We are far enough south. We are wearing shorts!!!
We left off at Island hopping to Skidaway Island State Park just outside of Savannah, GA on the coast. This was a beautifully lush place to stay, a private campsite with VERY clean facilities. LOTS of wildlife! Georgia has many barrier islands protecting its coast, and leveraged their geographical location to its advantage in the Civil War; they could easily protect their ports. The coastal history is acknowledged via many historical sites as this bountiful coastline supported native Americans first, as on the islands you cannot escape the numerous shell middens (oyster shell mounds) everywhere, then colonists moved in, cleared the land and started growing crops.

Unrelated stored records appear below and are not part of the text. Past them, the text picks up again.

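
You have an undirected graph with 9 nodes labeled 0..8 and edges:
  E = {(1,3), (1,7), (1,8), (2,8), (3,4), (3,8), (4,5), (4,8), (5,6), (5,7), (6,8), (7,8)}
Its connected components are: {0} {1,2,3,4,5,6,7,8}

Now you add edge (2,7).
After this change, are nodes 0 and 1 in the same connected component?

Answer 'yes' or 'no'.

Answer: no

Derivation:
Initial components: {0} {1,2,3,4,5,6,7,8}
Adding edge (2,7): both already in same component {1,2,3,4,5,6,7,8}. No change.
New components: {0} {1,2,3,4,5,6,7,8}
Are 0 and 1 in the same component? no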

In this part of Georgia, established in the early 1700s, initially, slavery was against the law, but unable to turn a profit, soon natives and imported labor (Africans and poor Europeans) were enslaved to work the land to produce corn, potatoes, rice, cotton, oranges, pomegranates, figs, peaches, apricots and mulberry trees for silk. The sea and land were bountiful!
From Skidaway Island we meandered though central, coastal Georgia and discovered a less-developed, less commercialized part of coastal Georgia with topographical differences like hills and cliffs and an active fishing industry; Shellman Cliff and Darien, GA. We took 5 hours to travel about 100 miles to the next Georgia State Park, Crooked River State Park near St. Marys, GA; another beautiful coastal community. A big change in climate is the humidity; while its not warm enough to wear shorts (yet), it is VERY humid and hard for towels to dry without a bit of “heat” help; odors abound, indoors and out in this humidity. As we walk the trails, while very lush, varying amounts of decay surround you.
While at Crooked River State Park we take a day to visit Cumberland Island National Park. You catch a ferry in St. Marys, GA for a 45 minute ride to this barrier island where wild horses live, primitive camping is allowed and natural beauty abounds. You get “the talk” about critters before all board the ferry. The critters we need to give space to are wild horses, alligators, black bears, racoons and snakes, never saw any except the horses from the ferry, and “the talk” failed to mention the millions of the blue crabs that make the beach seem like its moving. While there is not enough space for social distancing, ALL are required to wear masks aboard the ferry. We walked 6.5 miles that day and saw both sides of a very small part of the island; one side was sunny, hot and humid, the other side was a fogged-in, sugar-sand beach. We followed the tracks of those before us to find our way back to the “sunny side” and the ferry back to the mainland.
We are still heading south with a quick trip to Florida’s east coast to see some friends from Marshfield. On the way we stay at a harvest host, Barberville historic site, where we came upon the biggest lawn ornament display/business we have ever seen; countless life-size animals that are anatomically correct as well as decorative pottery, fountains and teak furniture, “Barberville Yard Art Emporium, America’s Largest variety of Unique Handcrafted Outdoor Art”. We get rained out, so we pack up and head south to Port Orange, Florida. As with the rest of the country, the weather is not great as it continues to precipitate, but the company is awesome and so is the food. We are finally wearing shorts, daily.
We head to Florida’s West coast via Florida’s Water Management Land, Lake Panosoffkee, where you can camp for free with limited services (no electric and no potable water) but did have a bathroom and over 13,000 acres to explore. We do a lot of hiking trying to find a “bridge”; the trail maps are not good and we walk over 13 miles in 3 days, on day 3 we finally find the “bridge”. We were definitely “off” the regular trail, but that led to us seeing beautiful, large water birds in a pond that wasn’t on the map; a great egret, an Anhingus, a Great Heron and a Pelican. Also, we ran out of water in the 20 gallon tank in the RV as we were going to shower and realized we hadn’t flushed the hot water heater. NOT going to bath in pink antifreeze; we do have 9 gallons of extra water on board and make do with Navy showers. Onto civilization and a bit of vacation in the Clearwater/Tampa area, seeing friends from Marshfield and Hull. We will be here til the end of February, plotting our course West.
We enjoy good health and good friends along the way. We are fortunate to be living this life in this country during this time.